I'm going to do my average, routine critiques that I do to everybody in the interest of making their code better. I don't have anything against you personally or your code. I'm not judging you. </disclaimer>
Sorry, I have to say that so that all of the forum hippies don't go on their usual "OMFG FALCO IS AN ARROGANT PRICK" bitchspree... If you're
rewriting your engine, I would assume that you are interested in producing a quality product and would much prefer realistic, practical advice over sitting around a fire singing kumbaya with me...
THe Floating Brain wrote:Code: Select all
#define Magn(x, y, Mag) Mag = ((x)*(x) + (y)*(y))
This is actually magnitude SQUARED or the dot product of vector <x,y> with itself (same thing). Your macro is misnamed.
THe Floating Brain wrote:
You're squaring that value AGAIN before taking the square root. Your magnitude is incorrect.
I take it that this function is to return a vector in the direction from <X, Y> to <GotoX, GotoY> with a magnitude of the desired speed. The problem is that your vector is incorrect, because your "squared magnitude" was squared yet again before taking the square root.
Also, I highly recommend you rethink your design here. This is a critical, core mathematics class. In my opinion, you're over-encapsulating your vector data by making it a class rather than a structure. You should always be wary of get/set accessor methods in classes like this. Speed is critical here, especially considering the fact that you're gaining nothing but overhead by encapsulating three floats in your vector...

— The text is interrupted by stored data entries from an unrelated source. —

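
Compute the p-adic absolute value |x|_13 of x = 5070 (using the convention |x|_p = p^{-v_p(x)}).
|5070|_13 = 1/169

Step 1 — compute v_13(x) by factoring powers of 13 out of the numerator and denominator: v_13(5070) = 2. Step 2 — apply |x|_p = p^{-v_p(x)} = 13^{-2} = 1/169.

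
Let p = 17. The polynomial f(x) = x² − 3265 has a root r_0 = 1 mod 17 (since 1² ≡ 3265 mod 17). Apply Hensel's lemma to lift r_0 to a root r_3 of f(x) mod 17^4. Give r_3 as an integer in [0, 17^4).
r_3 = 60300 (mod 83521)

Hensel's recurrence: r_{i+1} = r_i − f(r_i)·(f′(r_i))^{-1} mod 17^{i+2}, with f′(x) = 2x. Iterate:
  r_0 = 1 (mod 17)
  r_1 = 188 (mod 289)
  r_2 = 1344 (mod 4913)
  r_3 = 60300 (mod 83521)
Final: r_3 = 60300, and one checks f(r_3) ≡ 0 mod 17^4.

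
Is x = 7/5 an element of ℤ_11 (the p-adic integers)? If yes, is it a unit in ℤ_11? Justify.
x ∈ ℤ_11^× (unit); v_11(x) = 0

ℤ_11 = {x ∈ ℚ_11 : v_11(x) ≥ 0} and ℤ_11^× = {x ∈ ℤ_11 : v_11(x) = 0}. Here v_11(7/5) = v_11(num) − v_11(den) = 0; compare against these criteria.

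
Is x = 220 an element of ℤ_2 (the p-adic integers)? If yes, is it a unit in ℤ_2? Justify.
x ∈ ℤ_2 but not a unit; v_2(x) = 2 > 0

ℤ_2 = {x ∈ ℚ_2 : v_2(x) ≥ 0} and ℤ_2^× = {x ∈ ℤ_2 : v_2(x) = 0}. Here v_2(220) = v_2(num) − v_2(den) = 2; compare against these criteria.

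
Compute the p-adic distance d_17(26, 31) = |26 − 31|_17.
d_17(26, 31) = 1

Step 1 — x − y = 26 − 31 = -5. Step 2 — v_17(-5) = 0 (factor: -5 = −(17^0 · 5); the sign does not affect v_p). Step 3 — |x − y|_17 = 17^{0} = 1.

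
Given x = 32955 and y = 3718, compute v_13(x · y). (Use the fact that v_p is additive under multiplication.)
v_13(122526690) = 5

v_p(x) = 3 (factor: 32955 = 13^3 · 15); v_p(y) = 2 (factor: 3718 = 13^2 · 22). Additivity: v_p(xy) = v_p(x) + v_p(y) = 3 + 2 = 5. (Direct check: xy = 122526690 = 13^5 · (330).)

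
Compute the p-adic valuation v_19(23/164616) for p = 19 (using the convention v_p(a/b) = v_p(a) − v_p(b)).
v_19(23/164616) = -3

Factor powers of 19 from the numerator and denominator of the reduced fraction: 23 = 19^0 · 23 and 164616 = 19^3 · 24. Apply v_p(a/b) = v_p(a) − v_p(b): v_19(23/164616) = 0 − 3 = -3.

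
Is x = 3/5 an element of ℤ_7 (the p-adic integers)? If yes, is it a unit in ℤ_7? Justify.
x ∈ ℤ_7^× (unit); v_7(x) = 0

ℤ_7 = {x ∈ ℚ_7 : v_7(x) ≥ 0} and ℤ_7^× = {x ∈ ℤ_7 : v_7(x) = 0}. Here v_7(3/5) = v_7(num) − v_7(den) = 0; compare against these criteria.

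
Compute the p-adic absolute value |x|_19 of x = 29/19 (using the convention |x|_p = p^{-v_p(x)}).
|29/19|_19 = 19

Step 1 — compute v_19(x) by factoring powers of 19 out of the numerator and denominator: v_19(29/19) = -1. Step 2 — apply |x|_p = p^{-v_p(x)} = 19^{1} = 19.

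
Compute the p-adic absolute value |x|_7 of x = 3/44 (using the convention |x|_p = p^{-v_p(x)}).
|3/44|_7 = 1

Step 1 — compute v_7(x) by factoring powers of 7 out of the numerator and denominator: v_7(3/44) = 0. Step 2 — apply |x|_p = p^{-v_p(x)} = 7^{0} = 1.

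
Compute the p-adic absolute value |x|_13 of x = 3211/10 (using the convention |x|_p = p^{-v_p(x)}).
|3211/10|_13 = 1/169

Step 1 — compute v_13(x) by factoring powers of 13 out of the numerator and denominator: v_13(3211/10) = 2. Step 2 — apply |x|_p = p^{-v_p(x)} = 13^{-2} = 1/169.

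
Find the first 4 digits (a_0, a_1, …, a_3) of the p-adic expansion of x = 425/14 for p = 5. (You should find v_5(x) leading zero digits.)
(a_0, …, a_3) = (0, 0, 3, 0)

v_5(425/14) = 2, so a_0 = ... = a_1 = 0. Factor out: x = 5^2 · u with u = 17/14 a unit in ℤ_5. Expand u iteratively via a_{v+i} = u_i mod 5, u_{i+1} = (u_i − a_{v+i})/5:
  u_0 = 17/14;  a_2 = 3;  u_1 = (u_0 − 3)/5 = -5/14
  u_1 = -5/14;  a_3 = 0;  u_2 = (u_1 − 0)/5 = -1/14
Digits: (0, 0, 3, 0).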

Now to the main question...
THe Floating Brain wrote:But I am receiving a N.A.N value from it which throws off my entire collision calculation (im using this to calculate vectors for collision detection). [..]I am wondering how to handle the N.A.N variable after I detect it as N.A.N.
You're going about it incorrectly. The correct way is not to have special logic to handle a NAN. The correct way is to have special logic to
prevent a NAN.
NAN is not something that should ever happen in well-designed code. Certain architectures may not even gracefully return a NAN, they might shit their pants.
The only place that this function can even potentially produce a NAN (that I can see) is during the floating point division (divide-by-zero). That's only going to happen when vector <GotoX, GotoY> == <X, Y>, which means that you're already at the location that you're trying to head to. You can much more gracefully add that check BEFORE the mathematics and return early (preventing you from even having to calculate anything in that case).